The serious, well-publicized traffic overloads (including content data and radio signaling) that are starting to choke many mobile networks will only worsen as smartphones and other mobile devices proliferate, and operators must extend capacity. Brute force network expansion, requiring a doubling of capacity, isn’t an option.
Instead, several approaches and technologies will play specific roles in relieving network congestion. These include Wi-Fi, femtocells, mobile CDNs (content delivery networks) media optimization, and more.
Aditya Kaul, practice director, ABI Research, explains: “Each one of these offload and optimization technologies is aimed at solving a particular problem and they will all coexist. Wi-Fi is effective in covering limited areas containing many users, such as transport stations and sports venues. A femtocell, in contrast, is a good solution for targeting small numbers of heavy data users. Mobile CDNs attack the problem of frequently-used content, for example a video that has ‘gone viral’, by caching the file locally rather than loading it onto the network for each download request.”

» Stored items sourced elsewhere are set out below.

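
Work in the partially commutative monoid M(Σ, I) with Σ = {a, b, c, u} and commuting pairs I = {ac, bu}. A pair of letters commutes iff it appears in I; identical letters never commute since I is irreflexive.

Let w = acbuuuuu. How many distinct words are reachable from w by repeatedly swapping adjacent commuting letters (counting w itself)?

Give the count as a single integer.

12

piece 0:a — minimal
piece 1:c — minimal
piece 2:b rests on {0:a, 1:c}
piece 3:u rests on {0:a, 1:c}
piece 4:u rests on {3:u}
piece 5:u rests on {4:u}
piece 6:u rests on {5:u}
piece 7:u rests on {6:u}
minimal pieces: {0:a, 1:c}
ways to finish when only these pieces remain (= sum over removing one remaining piece with nothing left below it):
  1 left: {2}→1  {7}→1
  2 left: {2,7}→2  {6,7}→1
  3 left: {2,6,7}→3  {5,6,7}→1
  4 left: {2,5,6,7}→4  {4,5,6,7}→1
  5 left: {2,4,5,6,7}→5  {3,4,5,6,7}→1
  6 left: {2,3,4,5,6,7}→6
  placing 0:a first → 6 extensions
  placing 1:c first → 6 extensions
total linear extensions = 12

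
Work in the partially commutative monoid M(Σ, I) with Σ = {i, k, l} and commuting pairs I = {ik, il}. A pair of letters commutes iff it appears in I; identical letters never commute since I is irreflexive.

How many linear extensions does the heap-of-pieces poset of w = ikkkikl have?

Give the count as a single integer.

21

drop 0:i onto floor
drop 1:k onto floor
drop 2:k onto {1:k}
drop 3:k onto {2:k}
drop 4:i onto {0:i}
drop 5:k onto {3:k}
drop 6:l onto {5:k}
ground layer = {0:i, 1:k}
drop-orders for the pieces not yet dropped (sum over which currently-grounded one goes next):
  1 to go: {4} 1  {6} 1
  2 to go: {0,4} 1  {4,6} 2  {5,6} 1
  3 to go: {0,4,6} 3  {3,5,6} 1  {4,5,6} 3
  4 to go: {0,4,5,6} 6  {2,3,5,6} 1  {3,4,5,6} 4
  5 to go: {0,3,4,5,6} 10  {1,2,3,5,6} 1  {2,3,4,5,6} 5
  if 0:i drops first: 6 orders
  if 1:k drops first: 15 orders
heap linearizations: 21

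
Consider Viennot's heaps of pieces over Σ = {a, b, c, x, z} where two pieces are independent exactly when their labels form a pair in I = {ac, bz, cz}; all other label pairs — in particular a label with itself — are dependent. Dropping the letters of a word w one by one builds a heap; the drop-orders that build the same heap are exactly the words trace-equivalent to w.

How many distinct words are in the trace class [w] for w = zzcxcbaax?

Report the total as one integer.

drop 0:z onto floor
drop 1:z onto {0:z}
drop 2:c onto floor
drop 3:x onto {1:z, 2:c}
drop 4:c onto {3:x}
drop 5:b onto {4:c}
drop 6:a onto {5:b}
drop 7:a onto {6:a}
drop 8:x onto {7:a}
ground layer = {0:z, 2:c}
drop-orders for the pieces not yet dropped (sum over which currently-grounded one goes next):
  1 to go: {8} 1
  2 to go: {7,8} 1
  3 to go: {6,7,8} 1
  4 to go: {5,6,7,8} 1
  5 to go: {4,5,6,7,8} 1
  6 to go: {3,4,5,6,7,8} 1
  7 to go: {1,3,4,5,6,7,8} 1  {2,3,4,5,6,7,8} 1
  if 0:z drops first: 2 orders
  if 2:c drops first: 1 orders
heap linearizations: 3

3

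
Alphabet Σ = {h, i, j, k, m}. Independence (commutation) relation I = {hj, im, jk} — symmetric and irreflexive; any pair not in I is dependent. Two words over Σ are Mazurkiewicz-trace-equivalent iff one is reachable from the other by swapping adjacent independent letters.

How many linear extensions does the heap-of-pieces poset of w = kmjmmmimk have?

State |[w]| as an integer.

#0=k has no predecessor
#1=m depends on [0:k]
#2=j depends on [1:m]
#3=m depends on [2:j]
#4=m depends on [3:m]
#5=m depends on [4:m]
#6=i depends on [2:j]
#7=m depends on [5:m]
#8=k depends on [6:i, 7:m]
sources: [0:k]
N(rest) = Σ N(rest − s) over sources s of rest; N(one piece) = 1:
  size 1 → [8]=1
  size 2 → [6,8]=1  [7,8]=1
  size 3 → [5,7,8]=1  [6,7,8]=2
  size 4 → [4,5,7,8]=1  [5,6,7,8]=3
  size 5 → [3,4,5,7,8]=1  [4,5,6,7,8]=4
  size 6 → [3,4,5,6,7,8]=5
  size 7 → [2,3,4,5,6,7,8]=5
  first=0(k) contributes 5

5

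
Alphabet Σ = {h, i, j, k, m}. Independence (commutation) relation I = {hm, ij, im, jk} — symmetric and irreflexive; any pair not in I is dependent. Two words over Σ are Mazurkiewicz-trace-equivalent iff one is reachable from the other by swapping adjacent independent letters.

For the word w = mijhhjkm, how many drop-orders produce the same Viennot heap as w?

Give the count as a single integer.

6

#0=m has no predecessor
#1=i has no predecessor
#2=j depends on [0:m]
#3=h depends on [1:i, 2:j]
#4=h depends on [3:h]
#5=j depends on [4:h]
#6=k depends on [4:h]
#7=m depends on [5:j, 6:k]
sources: [0:m, 1:i]
N(rest) = Σ N(rest − s) over sources s of rest; N(one piece) = 1:
  size 1 → [7]=1
  size 2 → [5,7]=1  [6,7]=1
  size 3 → [5,6,7]=2
  size 4 → [4,5,6,7]=2
  size 5 → [3,4,5,6,7]=2
  size 6 → [1,3,4,5,6,7]=2  [2,3,4,5,6,7]=2
  first=0(m) contributes 4
  first=1(i) contributes 2
|[w]| = 6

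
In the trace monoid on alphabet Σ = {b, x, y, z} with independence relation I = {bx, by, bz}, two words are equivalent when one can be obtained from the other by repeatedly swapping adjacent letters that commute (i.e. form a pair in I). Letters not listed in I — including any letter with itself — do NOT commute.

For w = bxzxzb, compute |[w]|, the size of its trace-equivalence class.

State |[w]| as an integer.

0(b) covers ∅
1(x) covers ∅
2(z) covers 1:x
3(x) covers 2:z
4(z) covers 3:x
5(b) covers 0:b
floor of heap: 0:b, 1:x
completions by unplaced set U, small U first (add the entries for U minus each lowest piece of U):
  |U|=1: {4}:1  {5}:1
  |U|=2: {0,5}:1  {3,4}:1  {4,5}:2
  |U|=3: {0,4,5}:3  {2,3,4}:1  {3,4,5}:3
  |U|=4: {0,3,4,5}:6  {1,2,3,4}:1  {2,3,4,5}:4
  start at 0(b): 5
  start at 1(x): 10
sum over floor = 15

15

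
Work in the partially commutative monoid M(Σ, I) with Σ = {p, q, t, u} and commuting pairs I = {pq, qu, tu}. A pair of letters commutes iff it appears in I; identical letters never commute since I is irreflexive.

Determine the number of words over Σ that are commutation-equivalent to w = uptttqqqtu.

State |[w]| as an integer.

8

0(u) covers ∅
1(p) covers 0:u
2(t) covers 1:p
3(t) covers 2:t
4(t) covers 3:t
5(q) covers 4:t
6(q) covers 5:q
7(q) covers 6:q
8(t) covers 7:q
9(u) covers 1:p
floor of heap: 0:u
completions by unplaced set U, small U first (add the entries for U minus each lowest piece of U):
  |U|=1: {8}:1  {9}:1
  |U|=2: {7,8}:1  {8,9}:2
  |U|=3: {6,7,8}:1  {7,8,9}:3
  |U|=4: {5,6,7,8}:1  {6,7,8,9}:4
  |U|=5: {4,5,6,7,8}:1  {5,6,7,8,9}:5
  |U|=6: {3,4,5,6,7,8}:1  {4,5,6,7,8,9}:6
  |U|=7: {2,3,4,5,6,7,8}:1  {3,4,5,6,7,8,9}:7
  |U|=8: {2,3,4,5,6,7,8,9}:8
  start at 0(u): 8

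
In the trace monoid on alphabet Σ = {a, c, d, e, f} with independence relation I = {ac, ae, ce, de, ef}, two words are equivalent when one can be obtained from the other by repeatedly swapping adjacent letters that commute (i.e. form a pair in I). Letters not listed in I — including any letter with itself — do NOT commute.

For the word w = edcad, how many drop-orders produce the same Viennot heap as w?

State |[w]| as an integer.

0(e) covers ∅
1(d) covers ∅
2(c) covers 1:d
3(a) covers 1:d
4(d) covers 2:c, 3:a
floor of heap: 0:e, 1:d
completions by unplaced set U, small U first (add the entries for U minus each lowest piece of U):
  |U|=1: {0}:1  {4}:1
  |U|=2: {0,4}:2  {2,4}:1  {3,4}:1
  |U|=3: {0,2,4}:3  {0,3,4}:3  {2,3,4}:2
  start at 0(e): 2
  start at 1(d): 8
sum over floor = 10

10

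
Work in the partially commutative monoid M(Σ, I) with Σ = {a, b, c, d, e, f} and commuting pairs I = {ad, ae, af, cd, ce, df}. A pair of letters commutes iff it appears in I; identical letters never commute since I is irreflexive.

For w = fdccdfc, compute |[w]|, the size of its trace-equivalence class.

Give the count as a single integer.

0(f) covers ∅
1(d) covers ∅
2(c) covers 0:f
3(c) covers 2:c
4(d) covers 1:d
5(f) covers 3:c
6(c) covers 5:f
floor of heap: 0:f, 1:d
completions by unplaced set U, small U first (add the entries for U minus each lowest piece of U):
  |U|=1: {4}:1  {6}:1
  |U|=2: {1,4}:1  {4,6}:2  {5,6}:1
  |U|=3: {1,4,6}:3  {3,5,6}:1  {4,5,6}:3
  |U|=4: {1,4,5,6}:6  {2,3,5,6}:1  {3,4,5,6}:4
  |U|=5: {0,2,3,5,6}:1  {1,3,4,5,6}:10  {2,3,4,5,6}:5
  start at 0(f): 15
  start at 1(d): 6
sum over floor = 21

21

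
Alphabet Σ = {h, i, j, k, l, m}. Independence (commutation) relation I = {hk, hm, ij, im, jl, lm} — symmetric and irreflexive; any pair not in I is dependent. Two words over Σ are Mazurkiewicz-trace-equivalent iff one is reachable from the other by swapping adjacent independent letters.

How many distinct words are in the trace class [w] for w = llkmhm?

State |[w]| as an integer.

#0=l has no predecessor
#1=l depends on [0:l]
#2=k depends on [1:l]
#3=m depends on [2:k]
#4=h depends on [1:l]
#5=m depends on [3:m]
sources: [0:l]
N(rest) = Σ N(rest − s) over sources s of rest; N(one piece) = 1:
  size 1 → [4]=1  [5]=1
  size 2 → [3,5]=1  [4,5]=2
  size 3 → [2,3,5]=1  [3,4,5]=3
  size 4 → [2,3,4,5]=4
  first=0(l) contributes 4

4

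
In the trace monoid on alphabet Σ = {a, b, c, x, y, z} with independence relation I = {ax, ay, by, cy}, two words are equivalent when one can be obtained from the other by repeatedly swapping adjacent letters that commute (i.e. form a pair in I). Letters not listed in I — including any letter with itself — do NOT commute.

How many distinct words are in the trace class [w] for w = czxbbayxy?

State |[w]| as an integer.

10

drop 0:c onto floor
drop 1:z onto {0:c}
drop 2:x onto {1:z}
drop 3:b onto {2:x}
drop 4:b onto {3:b}
drop 5:a onto {4:b}
drop 6:y onto {2:x}
drop 7:x onto {4:b, 6:y}
drop 8:y onto {7:x}
ground layer = {0:c}
drop-orders for the pieces not yet dropped (sum over which currently-grounded one goes next):
  1 to go: {5} 1  {8} 1
  2 to go: {5,8} 2  {7,8} 1
  3 to go: {5,7,8} 3  {6,7,8} 1
  4 to go: {4,5,7,8} 3  {5,6,7,8} 4
  5 to go: {3,4,5,7,8} 3  {4,5,6,7,8} 7
  6 to go: {3,4,5,6,7,8} 10
  7 to go: {2,3,4,5,6,7,8} 10
  if 0:c drops first: 10 orders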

One of the most effective tools is media optimization – effectively improved compression – which is already being used widely. Media optimization will grow the fastest and deliver the greatest traffic reduction of all these methods.
Data offloading saves money as well as relieving network traffic. “Moving data costs a surprising amount,” says Kaul. “Wi-Fi and femtocells in particular do that at a tiny fraction of the per-Gigabyte cost of a 3G network. The ABI Research report precisely quantifies these savings.”
Most of these solutions are being offered to operators by a number of suppliers. Prominent among them: Belair Networks for carrier Wi-Fi; Ubiquisys for femtocells; Akamai for CDN; Stoke, Inc. for core offloading; and for media optimization, Bytemobile and Openwave.